The Stableford system was developed by Frank Stableford as a means of keeping tournaments competitive even if a golfer had a couple of blow-up holes. Under normal stroke play rules, if a golfer take a 12 on a hole, it’s pretty likely they’re out of contention for good. Under the Stableford system, however, the damage done to the overall score is significantly less.

The only difference between Modified Stableford and Traditional Stableford is that in the modified version, the fixed score is whatever par is for the hole, whereas in the traditional version, the fixed score can be whatever is decided upon. Let’s elaborate.

Here’s how it works: say that the fixed score is 4 (In Modified Stableford, this would be the case on a par 4). The golfer scores accordingly:

  • +5 for an Eagle
  • +2 for a birdie
  • 0 for a par
  • -1 for a Bogey
  • -3 for a Double Bogey or worse

No matter how bad you play a particular hole, you can only lose 3 points.
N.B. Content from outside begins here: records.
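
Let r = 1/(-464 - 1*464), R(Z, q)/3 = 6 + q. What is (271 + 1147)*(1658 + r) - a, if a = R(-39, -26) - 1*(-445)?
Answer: 1090705067/464 ≈ 2.3507e+6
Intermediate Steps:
R(Z, q) = 18 + 3*q (R(Z, q) = 3*(6 + q) = 18 + 3*q)
r = -1/928 (r = 1/(-464 - 464) = 1/(-928) = -1/928 ≈ -0.0010776)
a = 385 (a = (18 + 3*(-26)) - 1*(-445) = (18 - 78) + 445 = -60 + 445 = 385)
(271 + 1147)*(1658 + r) - a = (271 + 1147)*(1658 - 1/928) - 1*385 = 1418*(1538623/928) - 385 = 1090883707/464 - 385 = 1090705067/464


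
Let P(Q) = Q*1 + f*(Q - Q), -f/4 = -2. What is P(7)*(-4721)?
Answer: -33047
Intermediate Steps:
f = 8 (f = -4*(-2) = 8)
P(Q) = Q (P(Q) = Q*1 + 8*(Q - Q) = Q + 8*0 = Q + 0 = Q)
P(7)*(-4721) = 7*(-4721) = -33047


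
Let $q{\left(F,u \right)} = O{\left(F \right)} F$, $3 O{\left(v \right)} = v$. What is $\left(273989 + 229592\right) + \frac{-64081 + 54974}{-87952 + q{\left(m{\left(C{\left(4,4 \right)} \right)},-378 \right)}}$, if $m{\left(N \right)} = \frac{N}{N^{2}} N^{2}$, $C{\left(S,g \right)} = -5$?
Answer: $\frac{132860306132}{263831} \approx 5.0358 \cdot 10^{5}$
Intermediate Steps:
$O{\left(v \right)} = \frac{v}{3}$
$m{\left(N \right)} = N$ ($m{\left(N \right)} = \frac{N}{N^{2}} N^{2} = \frac{N^{2}}{N} = N$)
$q{\left(F,u \right)} = \frac{F^{2}}{3}$ ($q{\left(F,u \right)} = \frac{F}{3} F = \frac{F^{2}}{3}$)
$\left(273989 + 229592\right) + \frac{-64081 + 54974}{-87952 + q{\left(m{\left(C{\left(4,4 \right)} \right)},-378 \right)}} = \left(273989 + 229592\right) + \frac{-64081 + 54974}{-87952 + \frac{\left(-5\right)^{2}}{3}} = 503581 - \frac{9107}{-87952 + \frac{1}{3} \cdot 25} = 503581 - \frac{9107}{-87952 + \frac{25}{3}} = 503581 - \frac{9107}{- \frac{263831}{3}} = 503581 - - \frac{27321}{263831} = 503581 + \frac{27321}{263831} = \frac{132860306132}{263831}$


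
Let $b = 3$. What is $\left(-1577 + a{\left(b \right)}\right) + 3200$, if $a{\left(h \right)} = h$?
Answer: $1626$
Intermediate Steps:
$\left(-1577 + a{\left(b \right)}\right) + 3200 = \left(-1577 + 3\right) + 3200 = -1574 + 3200 = 1626$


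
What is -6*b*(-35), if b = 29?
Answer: 6090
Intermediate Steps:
-6*b*(-35) = -6*29*(-35) = -174*(-35) = 6090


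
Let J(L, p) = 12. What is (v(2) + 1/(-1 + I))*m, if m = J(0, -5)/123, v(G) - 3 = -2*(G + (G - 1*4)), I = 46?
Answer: 544/1845 ≈ 0.29485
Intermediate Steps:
v(G) = 11 - 4*G (v(G) = 3 - 2*(G + (G - 1*4)) = 3 - 2*(G + (G - 4)) = 3 - 2*(G + (-4 + G)) = 3 - 2*(-4 + 2*G) = 3 + (8 - 4*G) = 11 - 4*G)
m = 4/41 (m = 12/123 = 12*(1/123) = 4/41 ≈ 0.097561)
(v(2) + 1/(-1 + I))*m = ((11 - 4*2) + 1/(-1 + 46))*(4/41) = ((11 - 8) + 1/45)*(4/41) = (3 + 1/45)*(4/41) = (136/45)*(4/41) = 544/1845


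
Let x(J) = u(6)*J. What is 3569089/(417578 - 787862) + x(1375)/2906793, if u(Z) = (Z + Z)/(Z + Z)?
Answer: -3458031260359/358779646404 ≈ -9.6383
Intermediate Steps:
u(Z) = 1 (u(Z) = (2*Z)/((2*Z)) = (2*Z)*(1/(2*Z)) = 1)
x(J) = J (x(J) = 1*J = J)
3569089/(417578 - 787862) + x(1375)/2906793 = 3569089/(417578 - 787862) + 1375/2906793 = 3569089/(-370284) + 1375*(1/2906793) = 3569089*(-1/370284) + 1375/2906793 = -3569089/370284 + 1375/2906793 = -3458031260359/358779646404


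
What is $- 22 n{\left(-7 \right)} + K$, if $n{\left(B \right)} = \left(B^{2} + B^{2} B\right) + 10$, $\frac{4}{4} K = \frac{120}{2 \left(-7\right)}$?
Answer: $\frac{43676}{7} \approx 6239.4$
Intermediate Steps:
$K = - \frac{60}{7}$ ($K = \frac{120}{2 \left(-7\right)} = \frac{120}{-14} = 120 \left(- \frac{1}{14}\right) = - \frac{60}{7} \approx -8.5714$)
$n{\left(B \right)} = 10 + B^{2} + B^{3}$ ($n{\left(B \right)} = \left(B^{2} + B^{3}\right) + 10 = 10 + B^{2} + B^{3}$)
$- 22 n{\left(-7 \right)} + K = - 22 \left(10 + \left(-7\right)^{2} + \left(-7\right)^{3}\right) - \frac{60}{7} = - 22 \left(10 + 49 - 343\right) - \frac{60}{7} = \left(-22\right) \left(-284\right) - \frac{60}{7} = 6248 - \frac{60}{7} = \frac{43676}{7}$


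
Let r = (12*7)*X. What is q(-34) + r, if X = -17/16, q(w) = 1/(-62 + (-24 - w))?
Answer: -2321/26 ≈ -89.269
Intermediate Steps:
q(w) = 1/(-86 - w)
X = -17/16 (X = -17*1/16 = -17/16 ≈ -1.0625)
r = -357/4 (r = (12*7)*(-17/16) = 84*(-17/16) = -357/4 ≈ -89.250)
q(-34) + r = -1/(86 - 34) - 357/4 = -1/52 - 357/4 = -2321/26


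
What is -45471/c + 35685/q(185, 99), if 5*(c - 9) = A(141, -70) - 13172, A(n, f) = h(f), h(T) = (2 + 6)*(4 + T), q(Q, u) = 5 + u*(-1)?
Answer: -93181461/256714 ≈ -362.98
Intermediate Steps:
q(Q, u) = 5 - u
h(T) = 32 + 8*T (h(T) = 8*(4 + T) = 32 + 8*T)
A(n, f) = 32 + 8*f
c = -2731 (c = 9 + ((32 + 8*(-70)) - 13172)/5 = 9 + ((32 - 560) - 13172)/5 = 9 + (-528 - 13172)/5 = 9 + (1/5)*(-13700) = 9 - 2740 = -2731)
-45471/c + 35685/q(185, 99) = -45471/(-2731) + 35685/(5 - 1*99) = -45471*(-1/2731) + 35685/(5 - 99) = 45471/2731 + 35685/(-94) = 45471/2731 + 35685*(-1/94) = 45471/2731 - 35685/94 = -93181461/256714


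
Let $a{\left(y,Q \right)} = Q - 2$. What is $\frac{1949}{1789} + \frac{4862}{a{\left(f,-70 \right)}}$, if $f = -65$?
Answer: $- \frac{4278895}{64404} \approx -66.438$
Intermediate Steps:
$a{\left(y,Q \right)} = -2 + Q$ ($a{\left(y,Q \right)} = Q - 2 = -2 + Q$)
$\frac{1949}{1789} + \frac{4862}{a{\left(f,-70 \right)}} = \frac{1949}{1789} + \frac{4862}{-2 - 70} = 1949 \cdot \frac{1}{1789} + \frac{4862}{-72} = \frac{1949}{1789} + 4862 \left(- \frac{1}{72}\right) = \frac{1949}{1789} - \frac{2431}{36} = - \frac{4278895}{64404}$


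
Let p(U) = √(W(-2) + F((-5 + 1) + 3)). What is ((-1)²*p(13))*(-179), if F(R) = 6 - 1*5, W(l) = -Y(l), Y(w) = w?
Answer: -179*√3 ≈ -310.04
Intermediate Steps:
W(l) = -l
F(R) = 1 (F(R) = 6 - 5 = 1)
p(U) = √3 (p(U) = √(-1*(-2) + 1) = √(2 + 1) = √3)
((-1)²*p(13))*(-179) = ((-1)²*√3)*(-179) = (1*√3)*(-179) = √3*(-179) = -179*√3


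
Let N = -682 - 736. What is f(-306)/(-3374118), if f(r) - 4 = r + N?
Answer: 860/1687059 ≈ 0.00050976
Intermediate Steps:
N = -1418
f(r) = -1414 + r (f(r) = 4 + (r - 1418) = 4 + (-1418 + r) = -1414 + r)
f(-306)/(-3374118) = (-1414 - 306)/(-3374118) = -1720*(-1/3374118) = 860/1687059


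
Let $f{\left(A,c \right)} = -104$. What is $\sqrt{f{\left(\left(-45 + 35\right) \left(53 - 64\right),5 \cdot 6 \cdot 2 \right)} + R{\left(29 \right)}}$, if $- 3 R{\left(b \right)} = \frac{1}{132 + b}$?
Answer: $\frac{i \sqrt{24262539}}{483} \approx 10.198 i$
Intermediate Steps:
$R{\left(b \right)} = - \frac{1}{3 \left(132 + b\right)}$
$\sqrt{f{\left(\left(-45 + 35\right) \left(53 - 64\right),5 \cdot 6 \cdot 2 \right)} + R{\left(29 \right)}} = \sqrt{-104 - \frac{1}{396 + 3 \cdot 29}} = \sqrt{-104 - \frac{1}{396 + 87}} = \sqrt{-104 - \frac{1}{483}} = \sqrt{- \frac{50233}{483}} = \frac{i \sqrt{24262539}}{483}$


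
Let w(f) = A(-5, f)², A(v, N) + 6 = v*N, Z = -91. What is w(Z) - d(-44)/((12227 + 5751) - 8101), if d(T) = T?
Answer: 1991213121/9877 ≈ 2.0160e+5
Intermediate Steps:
A(v, N) = -6 + N*v (A(v, N) = -6 + v*N = -6 + N*v)
w(f) = (-6 - 5*f)² (w(f) = (-6 + f*(-5))² = (-6 - 5*f)²)
w(Z) - d(-44)/((12227 + 5751) - 8101) = (6 + 5*(-91))² - (-44)/((12227 + 5751) - 8101) = (6 - 455)² - (-44)/(17978 - 8101) = (-449)² - (-44)/9877 = 201601 - (-44)/9877 = 201601 - 1*(-44/9877) = 201601 + 44/9877 = 1991213121/9877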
Suddenly that 12 doesn’t feel so bad.

Here’s how it rewards aggressive play. Say you’re tempted to reach a par 5 in two, but water guards the front of the green. If you knock the ball on, you have the potential of earning +5 on the hole. If you hit it in the water and wind up taking a bogey, you only lose a point. The reward outweighs the risk.

So if you happen to watch the tournament in Lake Tahoe┬áthis weekend and see the leaderboard littered with +45′s, don’t freak out. The golf course probably isn’t playing 45 shots over par.